Kreation vs. Evolution

Video von Prof. Dr. Walter Veith - eine Kritik

Kreation vs. Evolution

Foto: Pixabay.com / Image-NatioN

Walter Veith, geb. 1949, ist ein südafrikanischer Zoologe. Nach seinem Beitritt zur Kirche der Siebenten-Tags-Adventisten verwarf er die Evolutionstheorie zu Gunsten eines Kreationismus und musste den Lehrstuhl für Zoologie an der Universität Kapstadt aufgeben. In Vorträgen, Videos und Büchern stellt er weltweit kreationistische und adventistische Überzeugungen sowie Verschwörungstheorien dar.

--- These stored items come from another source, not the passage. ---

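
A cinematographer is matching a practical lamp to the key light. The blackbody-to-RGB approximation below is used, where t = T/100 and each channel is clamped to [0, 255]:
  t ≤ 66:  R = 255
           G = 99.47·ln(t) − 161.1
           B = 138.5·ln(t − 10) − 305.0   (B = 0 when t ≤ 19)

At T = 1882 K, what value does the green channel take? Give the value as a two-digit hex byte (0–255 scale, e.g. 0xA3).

0x83

t = 1882/100 = 18.82; the t ≤ 66 branch applies.
G = 99.47·ln 18.82 − 161.1 = 99.47·2.9349 − 161.1 = 130.837.
Rounded: 131; in hex, 0x83.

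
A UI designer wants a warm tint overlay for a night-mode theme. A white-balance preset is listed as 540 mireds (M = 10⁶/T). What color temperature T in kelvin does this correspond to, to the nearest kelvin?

T = 10⁶ / 540 = 1851.85 K → 1852 K.

1852 K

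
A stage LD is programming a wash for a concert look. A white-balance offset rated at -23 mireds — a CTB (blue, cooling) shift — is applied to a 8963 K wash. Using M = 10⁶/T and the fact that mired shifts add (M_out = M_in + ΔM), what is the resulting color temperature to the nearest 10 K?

11290 K

M_in = 10⁶/8963 = 111.57 mireds.
M_out = 111.57 + (-23) = 88.57 mireds.
T_out = 10⁶/88.57 = 11290.5 K → 11290 K.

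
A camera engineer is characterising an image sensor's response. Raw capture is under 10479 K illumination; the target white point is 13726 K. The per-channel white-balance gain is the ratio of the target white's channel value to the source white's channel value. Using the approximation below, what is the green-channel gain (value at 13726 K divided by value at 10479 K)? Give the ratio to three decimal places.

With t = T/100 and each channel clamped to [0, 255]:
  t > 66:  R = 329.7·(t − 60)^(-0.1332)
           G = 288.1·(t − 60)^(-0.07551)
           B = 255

At 10479 K (t = 104.79):
  G = 288.1·(104.79 − 60)^(-0.07551) = 288.1·44.79^(-0.07551) = 288.1·0.75045 = 216.203.
At 13726 K (t = 137.26):
  G = 288.1·(137.26 − 60)^(-0.07551) = 288.1·77.26^(-0.07551) = 288.1·0.72018 = 207.484.
Gain = 207.484 / 216.203 = 0.9597 → 0.960.

0.960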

Video: Prof. Dr. Walter Veith - Kreation vs. Evolution

Zitate aus dem Video sind teilweise im Wortlaut verändert oder gekürzt, da Herrn Veiths Deutsch etwas unbeholfen ist, was er zu Anfang des Videos selbst anmerkt. Nachstehend sind Herrn Veiths Behauptungen durch Kursivstellung mit Minutenangaben in Klammern kenntlich gemacht.

Es gäbe heute angeblich viele Wissenschaftler, die an eine „höhere Hand“ glaubten, sie würden es nicht Gott nennen wollen (1:55).

Diese Aussage ist verzerrt, denn 2009 kam eine Studie des „Pew Research Center for the People and the Press“ zu dem Ergebnis, dass lediglich 18% der Wissenschaftler an einen „universalen Geist“ oder an eine „höhere Macht“ glauben, 33% glauben an Gott. Nun kommt der springende Punkt: 41% glauben weder an eine höhere Macht oder an einen Gott. Und was Herr Veith unterschlägt: Nur ein verschwindend kleiner Teil der Naturwissenschaftler vertritt kreationistische Ideen, glaubt also an einzelne Schöpfungsakte (Quelle 1).

Lamarck hätte behauptet, wenn man Giraffen betrachte, wäre da ein Streben um „höher und höher“ in den Bäumen gewesen, womit der Hals länger geworden wäre (5:56).

Hier verwechselt Herr Veith jedoch den Lamarckismus mit der Standard-Evolutionstheorie - deren Erklärung ist recht simpel: Giraffen mit einem längeren Hals hatten einen Überlebensvorteil und somit bessere Fortpflanzungschancen (7:06).

Dies ist zwar zutreffend, tatsächlich sind die Verhältnisse jedoch komplizierter: Giraffen fressen die Akazienblätter der Kronen nur während der Regenzeit (wenn die Blätter proteinreich und in großen Mengen vorhanden sind); hier trifft die „klassische Erklärung“ also zu. Während der Trockenzeit, wenn die Konkurrenz um die Nahrung mit verschiedenen Antilopen am härtesten ist, weiden die Giraffen jedoch üblicherweise die Sträucher unterhalb einer Höhe von zwei Metern ab, in der Reichweite auch einiger anderer Tiere. Die Giraffe verbringt mehr als 50 Prozent der Zeit damit, Nahrung in ihrer Schulterhöhe oder noch niedriger abzuweiden. Genauer gesagt: So machen es die Giraffenweibchen und die rangniedrigen Männchen, während die dominanten Giraffenbullen aus den afrikanischen Savannen herausragen. Weibchen fressen am häufigsten in 1,5-2,5 Metern Höhe, Männchen in Männchengruppen in der Höhe von etwa drei Metern, Männchen in Männchengruppen in der Höhe von etwa drei Metern, Männchen in Weibchengruppen in der Höhe von fünf Metern.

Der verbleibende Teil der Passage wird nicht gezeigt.